Overexpression of Pyruvate Dehydrogenase Kinase-3 Predicts Poor Prognosis in Urothelial Carcinoma

Yu-Hsuan Kuo; Ti-Chun Chan; Hong-Yue Lai; Tzu-Ju Chen; Li-Ching Wu; Chung-Hsi Hsing; Chien-Feng Li

doi:10.3389/fonc.2021.749142

Overexpression of Pyruvate Dehydrogenase Kinase-3 Predicts Poor Prognosis in Urothelial Carcinoma

Front Oncol. 2021 Sep 13:11:749142. doi: 10.3389/fonc.2021.749142. eCollection 2021.

Authors

Yu-Hsuan Kuo^{1

2}, Ti-Chun Chan^{3

4}, Hong-Yue Lai³, Tzu-Ju Chen⁵, Li-Ching Wu⁵, Chung-Hsi Hsing^{3

6}, Chien-Feng Li^{3

4}

Affiliations

¹ Division of Hematology and Oncology, Department of Internal Medicine, Chi-Mei Medical Center, Tainan, Taiwan.
² College of Pharmacy and Science, Chia Nan University, Tainan, Taiwan.
³ Department of Medical Research, Chi Mei Medical Center, Tainan, Taiwan.
⁴ National Institute of Cancer Research, National Health Research Institutes, Tainan, Taiwan.
⁵ Department of Clinical Pathology, Chi Mei Medical Center, Tainan, Taiwan.
⁶ Department of Anesthesiology, Chi Mei Medical Center, Tainan, Taiwan.

Abstract

Background: The mitochondrial pyruvate dehydrogenase complex (PDC) link glycolysis to the tricarboxylic acid cycle by decarboxylating pyruvate to acetyl coenzyme A irreversibly. Cancer cells are characterized by a shift in cellular metabolism from mitochondrial respiration to glycolysis. PDC activity inhibition mediated by phosphorylation via pyruvate dehydrogenase kinase (PDK) has been linked to cancer. However, the clinical significance of PDKs in urothelial cancer prognosis is not clear. We investigated the role and prognostic value of PDK3 expression in patients with upper urinary tract urothelial carcinoma (UTUC) and urinary bladder urothelial carcinoma (UBUC).

Patients and methods: We retrospectively analyzed clinical data and pathological features. Formalin-fixed urothelial carcinoma (UC) tissues were collected and embedded in paraffin.

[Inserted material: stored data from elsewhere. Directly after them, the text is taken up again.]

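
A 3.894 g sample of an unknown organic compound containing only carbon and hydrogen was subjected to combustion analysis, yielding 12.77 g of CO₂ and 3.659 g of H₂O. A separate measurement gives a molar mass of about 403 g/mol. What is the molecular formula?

mol C = 12.77 g CO₂ ÷ 44.009 g/mol = 0.29017 mol
mol H = 2 × 3.659 g H₂O ÷ 18.015 g/mol = 0.40622 mol
Divide by the smallest (0.29017 mol): C 1.000, H 1.400
Multiplying each by 5 gives whole numbers: C 5.00, H 7.00
Empirical formula: C5H7
Empirical-formula mass = 67.11 g/mol; 403 ÷ 67.11 ≈ 6, so the molecular formula is C30H42.

C30H42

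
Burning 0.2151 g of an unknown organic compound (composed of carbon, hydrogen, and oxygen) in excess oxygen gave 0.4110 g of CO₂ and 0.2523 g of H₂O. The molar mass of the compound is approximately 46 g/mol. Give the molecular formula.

mol C = 0.4110 g CO₂ ÷ 44.009 g/mol = 0.0093390 mol
mol H = 2 × 0.2523 g H₂O ÷ 18.015 g/mol = 0.028010 mol
mass O = 0.2151 − (0.11217 + 0.028234) = 0.074695 g → mol O = 0.074695 ÷ 15.999 = 0.0046687 mol
Divide by the smallest (0.0046687 mol): C 2.000, H 5.999, O 1.000
Empirical formula: C2H6O
Empirical-formula mass = 46.07 g/mol; 46 ÷ 46.07 ≈ 1, so the molecular formula is C2H6O.

C2H6O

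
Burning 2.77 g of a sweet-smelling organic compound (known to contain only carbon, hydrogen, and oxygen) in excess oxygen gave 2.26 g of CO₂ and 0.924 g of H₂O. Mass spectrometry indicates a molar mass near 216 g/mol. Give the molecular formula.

mol C = 2.26 g CO₂ ÷ 44.009 g/mol = 0.05135 mol
mol H = 2 × 0.924 g H₂O ÷ 18.015 g/mol = 0.1026 mol
mass O = 2.77 − (0.6168 + 0.1034) = 2.050 g → mol O = 2.050 ÷ 15.999 = 0.1281 mol
Divide by the smallest (0.05135 mol): C 1.000, H 1.998, O 2.495
Multiplying each by 2 gives whole numbers: C 2.00, H 4.00, O 4.99
Empirical formula: C2H4O5
Empirical-formula mass = 108.05 g/mol; 216 ÷ 108.05 ≈ 2, so the molecular formula is C4H8O10.

C4H8O10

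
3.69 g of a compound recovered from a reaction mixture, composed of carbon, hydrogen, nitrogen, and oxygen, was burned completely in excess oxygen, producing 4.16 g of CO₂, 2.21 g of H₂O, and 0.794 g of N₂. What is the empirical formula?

C5H13N3O5

mol C = 4.16 g CO₂ ÷ 44.009 g/mol = 0.09453 mol
mol H = 2 × 2.21 g H₂O ÷ 18.015 g/mol = 0.2454 mol
mol N = 2 × 0.794 g N₂ ÷ 28.014 g/mol = 0.05669 mol
mass O = 3.69 − (1.135 + 0.2473 + 0.7940) = 1.513 g → mol O = 1.513 ÷ 15.999 = 0.09459 mol
Divide by the smallest (0.05669 mol): C 1.668, H 4.328, N 1.000, O 1.669
Multiplying each by 3 gives whole numbers: C 5.00, H 12.98, N 3.00, O 5.01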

The correlation of PDK3 expression with clinical characteristics, pathological findings and patient outcomes, including metastasis-free survival (MFS) and disease-specific survival (DSS) were analyzed by Pearson's chi-square test, Kaplan-Meier analysis, and the multivariate Cox proportional hazards model.

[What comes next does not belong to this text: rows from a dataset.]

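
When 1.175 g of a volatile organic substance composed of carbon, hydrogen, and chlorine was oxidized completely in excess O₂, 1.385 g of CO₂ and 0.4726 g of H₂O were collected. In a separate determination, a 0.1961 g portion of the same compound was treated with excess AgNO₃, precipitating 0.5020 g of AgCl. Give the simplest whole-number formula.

mol C = 1.385 g CO₂ ÷ 44.009 g/mol = 0.031471 mol
mol H = 2 × 0.4726 g H₂O ÷ 18.015 g/mol = 0.052467 mol
From the AgCl data: mol Cl per gram of compound = (0.5020 ÷ 143.318) ÷ 0.1961 = 0.017862 mol/g, so in the 1.175 g combustion sample mol Cl = 0.020988 mol
Divide by the smallest (0.020988 mol): C 1.499, H 2.500, Cl 1.000
Multiplying each by 2 gives whole numbers: C 3.00, H 5.00, Cl 2.00

C3H5Cl2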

Results: Data from 295 patients with UBUC and 340 patients with UTUC were evaluated. High PDK3 expression significantly correlated with several pathologic variables such as high T stage, lymph node metastases, high tumor grade, vascular invasion, and high mitotic rate (all P < 0.001). High PDK3 expression was associated with poor disease-specific survival (DSS) (P < 0.0001) and metastatic free survival (MFS) (P < 0.0001) in a Kaplan-Meier analysis. Additionally, multivariate analysis demonstrated increased PDK3 expression is a significant predictive risk factor for DSS [hazard ratio (HR) in UBUC, 2.79, P = 0.009; in UTUC, 2.561, P = 0.03] and MFS (HR in UBUC, 1.907, P = 0.024; in UTUC, 1.793, P = 0.044). The gene co-expression analysis showed abundant PDK3 co-upregulated genes were involved in the processes of DNA replication and repair through the Gene Ontology classification system.

Conclusion: High PDK3 expression has been linked to negative pathologic characteristics and poor oncological outcomes, suggesting that it could be used as a predictive biomarker for UC. PDK3 mRNA levels and its co-upregulated genes were strongly associated with DNA replication and repair. These results suggest that PDK3 may play a key role in tumor proliferation and development.

Keywords: cancer metabolism; metabolic reprogramming; pyruvate dehydrogenase kinase-3; urothelial carcinoma of the bladder; urothelial carcinoma of upper urinary tract.